The judges declared winners in each of the event’s four categories, declaring:

  • Birria soup from the ArtsQuest Center's own Palette and Pour the best meat-based soup;
  • Seafood chowder from Bethlehem Area Vo-Tech the best seafood soup;
  • French onion from Roasted Cafe in Bethlehem the best vegan soup; and,
  • Lutzi’s cauliflower soup the best cream-based.

Prepared by executive chef Travis Moyer, Lutzi's Cream of Cauliflower recipe calls for (besides cauliflower and other items) leeks, parsnips, celery, heavy cream and sprigs of fresh thyme.

The judges also named Roasted Cafe’s curried carrot and apple soup the contest’s “most unique.”

Souper Bowl entries
Ryan Gaylor
/
LehighValleyNews.com
Attendees at ArtsQuest's Souper Bowl Sunday could sample 18 soups in competition from 12 Lehigh Valley chefs.

The sold-out event included 12 Lehigh Valley restaurants and caterers, representing many unique culinary backgrounds, armed with 18 soups in all.

Entries ranged from the classic — tomato soup and grilled cheese from 29 Cooks, for instance — to the more inventive, like a cream soda based “dessert soup” from The Club at Twin Lakes in North Whitehall Township.

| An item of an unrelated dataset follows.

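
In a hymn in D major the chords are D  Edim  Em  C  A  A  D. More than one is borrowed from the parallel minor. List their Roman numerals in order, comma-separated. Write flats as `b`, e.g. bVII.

ii°, bVII

D major has the diatonic set D, Em, F#m, G, A, Bm, C#dim. Of the given chords, D, Em and A are diatonic. Edim (E–G–Bb) is not: scale degree 2 in D major carries Em (ii). In D minor the chord on that degree is Edim, so here it functions as ii°, borrowed from the parallel minor. But C (C–E–G) is foreign: the diatonic vii° on degree 7 is C#dim, whereas C comes from D minor. It is labeled bVII.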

“I like the idea because seeing the different flavors, It kind of gives me a new idea of what restaurants to patronize."
Eileen Connelly, Bethlehem resident

For the first time, this year’s contest also included a demonstration from chef Lee Chizmar, of Lehigh Valley restaurants Bolete and Mr. Lee’s Noodles. Chizmar walked the audience through making his cauliflower soup, as featured on an episode of Food Network’s “Best Thing I Ever Ate.”

Connoisseurs, enthusiasts and aficionados traveled to Bethlehem from across the region, eager to sample an otherwise improbable wealth of soup.

Self-described soup fan Chelsea Smarr, of Frackville in Schuylkill County, said the variety is what led her and her mother to make the hour-and-a-half drive to Bethlehem.

“There's just so many special things that we were totally not expecting, like the dessert soup,” she said.

“I like the idea because seeing the different flavors, It kind of gives me a new idea of what restaurants to patronize,” said Bethlehem resident Eileen Connelly.